# Anyone else eating caviar right now?



## tinknal (May 21, 2004)

Pike caviar with cream cheese and ritz crackers, yum.......................


----------



## mekasmom (Jan 19, 2010)

Sounds so good! I have never made my own caviar (salted it). I have just fried it up in eggs or eaten the canned stuff. It is good though. And nothing beats creamed cheese.


----------



## Micheal (Jan 28, 2009)

Had Russian caviar - once - Found it way to salty for my taste and to expensive for my wallet.........

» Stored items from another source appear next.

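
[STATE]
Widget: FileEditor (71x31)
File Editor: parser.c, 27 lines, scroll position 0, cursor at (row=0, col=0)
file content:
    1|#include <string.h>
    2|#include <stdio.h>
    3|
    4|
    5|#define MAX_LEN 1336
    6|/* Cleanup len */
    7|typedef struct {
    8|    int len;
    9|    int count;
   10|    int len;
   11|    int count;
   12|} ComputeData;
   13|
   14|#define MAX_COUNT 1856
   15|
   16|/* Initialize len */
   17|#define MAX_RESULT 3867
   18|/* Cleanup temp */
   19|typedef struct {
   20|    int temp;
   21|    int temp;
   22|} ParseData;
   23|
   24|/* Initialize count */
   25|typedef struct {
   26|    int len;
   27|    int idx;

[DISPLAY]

█include <string.h>                                                   ▲
#include <stdio.h>                                                    █
                                                                      ░
                                                                      ░
#define MAX_LEN 1336                                                  ░
/* Cleanup len */                                                     ░
typedef struct {                                                      ░
    int len;                                                          ░
    int count;                                                        ░
    int len;                                                          ░
    int count;                                                        ░
} ComputeData;                                                        ░
                                                                      ░
#define MAX_COUNT 1856                                                ░
                                                                      ░
/* Initialize len */                                                  ░
#define MAX_RESULT 3867                                               ░
/* Cleanup temp */                                                    ░
typedef struct {                                                      ░
    int temp;                                                         ░
    int temp;                                                         ░
} ParseData;                                                          ░
                                                                      ░
/* Initialize count */                                                ░
typedef struct {                                                      ░
    int len;                                                          ░
    int idx;                                                          ░
                                                                      ░
                                                                      ░
                                                                      ░
                                                                      ▼


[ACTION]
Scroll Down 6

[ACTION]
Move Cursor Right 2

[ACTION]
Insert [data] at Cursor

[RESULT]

#idata█clude <string.h>                                               ▲
#include <stdio.h>                                                    █
                                                                      ░
                                                                      ░
#define MAX_LEN 1336                                                  ░
/* Cleanup len */                                                     ░
typedef struct {                                                      ░
    int len;                                                          ░
    int count;                                                        ░
    int len;                                                          ░
    int count;                                                        ░
} ComputeData;                                                        ░
                                                                      ░
#define MAX_COUNT 1856                                                ░
                                                                      ░
/* Initialize len */                                                  ░
#define MAX_RESULT 3867                                               ░
/* Cleanup temp */                                                    ░
typedef struct {                                                      ░
    int temp;                                                         ░
    int temp;                                                         ░
} ParseData;                                                          ░
                                                                      ░
/* Initialize count */                                                ░
typedef struct {                                                      ░
    int len;                                                          ░
    int idx;                                                          ░
                                                                      ░
                                                                      ░
                                                                      ░
                                                                      ▼


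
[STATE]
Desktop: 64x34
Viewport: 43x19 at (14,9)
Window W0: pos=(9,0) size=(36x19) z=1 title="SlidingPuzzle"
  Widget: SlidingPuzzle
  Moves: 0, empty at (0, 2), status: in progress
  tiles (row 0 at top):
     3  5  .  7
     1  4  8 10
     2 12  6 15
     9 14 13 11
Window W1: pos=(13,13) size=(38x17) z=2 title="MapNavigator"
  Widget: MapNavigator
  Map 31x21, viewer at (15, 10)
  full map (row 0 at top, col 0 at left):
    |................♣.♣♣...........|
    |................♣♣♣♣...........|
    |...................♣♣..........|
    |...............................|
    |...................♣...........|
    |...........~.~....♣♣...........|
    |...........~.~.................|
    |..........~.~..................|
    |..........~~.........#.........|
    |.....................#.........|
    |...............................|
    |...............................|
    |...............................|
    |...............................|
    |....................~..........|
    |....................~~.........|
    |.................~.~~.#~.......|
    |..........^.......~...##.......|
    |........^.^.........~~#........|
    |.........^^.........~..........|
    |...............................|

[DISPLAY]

─┼────┼────┼────┤             ┃            
 │ 14 │ 13 │ 11 │             ┃            
─┴────┴────┴────┘             ┃            
s: 0                          ┃            
━━━━━━━━━━━━━━━━━━━━━━━━━━━━━━━━━━━━┓      
 MapNavigator                       ┃      
────────────────────────────────────┨      
   ...................♣...........  ┃      
   ...........~.~....♣♣...........  ┃      
   ...........~.~.................  ┃      
   ..........~.~..................  ┃      
   ..........~~.........#.........  ┃      
   .....................#.........  ┃      
   ...............@...............  ┃      
   ...............................  ┃      
   ...............................  ┃      
   ...............................  ┃      
   ....................~..........  ┃      
   ....................~~.........  ┃      


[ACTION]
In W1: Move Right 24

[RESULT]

─┼────┼────┼────┤             ┃            
 │ 14 │ 13 │ 11 │             ┃            
─┴────┴────┴────┘             ┃            
s: 0                          ┃            
━━━━━━━━━━━━━━━━━━━━━━━━━━━━━━━━━━━━┓      
 MapNavigator                       ┃      
────────────────────────────────────┨      
.......♣...........                 ┃      
.~....♣♣...........                 ┃      
.~.................                 ┃      
~..................                 ┃      
.........#.........                 ┃      
.........#.........                 ┃      
..................@                 ┃      
...................                 ┃      
...................                 ┃      
...................                 ┃      
........~..........                 ┃      
........~~.........                 ┃      


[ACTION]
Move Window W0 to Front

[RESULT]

─┼────┼────┼────┤             ┃            
 │ 14 │ 13 │ 11 │             ┃            
─┴────┴────┴────┘             ┃            
s: 0                          ┃            
                              ┃━━━━━┓      
                              ┃     ┃      
                              ┃─────┨      
                              ┃     ┃      
                              ┃     ┃      
━━━━━━━━━━━━━━━━━━━━━━━━━━━━━━┛     ┃      
~..................                 ┃      
.........#.........                 ┃      
.........#.........                 ┃      
..................@                 ┃      
...................                 ┃      
...................                 ┃      
...................                 ┃      
........~..........                 ┃      
........~~.........                 ┃      


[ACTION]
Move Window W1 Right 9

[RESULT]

─┼────┼────┼────┤             ┃            
 │ 14 │ 13 │ 11 │             ┃            
─┴────┴────┴────┘             ┃            
s: 0                          ┃            
                              ┃━━━━━━━━━━━━
                              ┃            
                              ┃────────────
                              ┃            
                              ┃            
━━━━━━━━━━━━━━━━━━━━━━━━━━━━━━┛            
        ┃~..................               
        ┃.........#.........               
        ┃.........#.........               
        ┃..................@               
        ┃...................               
        ┃...................               
        ┃...................               
        ┃........~..........               
        ┃........~~.........               


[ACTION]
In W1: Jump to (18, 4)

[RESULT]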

Out of curiosity, got any kind of recipe you'd like to share?


----------



## OkieDavid (Jan 15, 2007)

I second the recipe request....I've only eaten it fried.


----------



## tinknal (May 21, 2004)

Pretty easy. First you need to separate the eggs from the assorted viscera. I use one of them funnel shaped food mills with the holes in it. I put a bowel under it, the eggs in it break up the egg sacs first. Mix up a little water with the eggs. Gently stir while rubbing the eggs against the side of the mill. Note that this will only work for very small eggs. After all the eggs are in the bowl drain off the water. Most recipes call for 2 tsp of salt per pound. I use 1, let sit for a half an hour and taste, ad more if you think it needs it. At this point it is done.


----------



## Micheal (Jan 28, 2009)

Thanks for recipe.... sounds easy enough!
Although getting a "pound" of eggs, wow, that sure is a lot of fish that need to be caught.


----------



## tinknal (May 21, 2004)

Micheal said:


> Thanks for recipe.... sounds easy enough!
> Although getting a "pound" of eggs, wow, that sure is a lot of fish that need to be caught.


I'm fishing northerns and walleyes right now and 3 or 4 good sized fish will yield a pound of eggs. I've priced the stuff online and 4 ounces of pike caviar goes for $25!


----------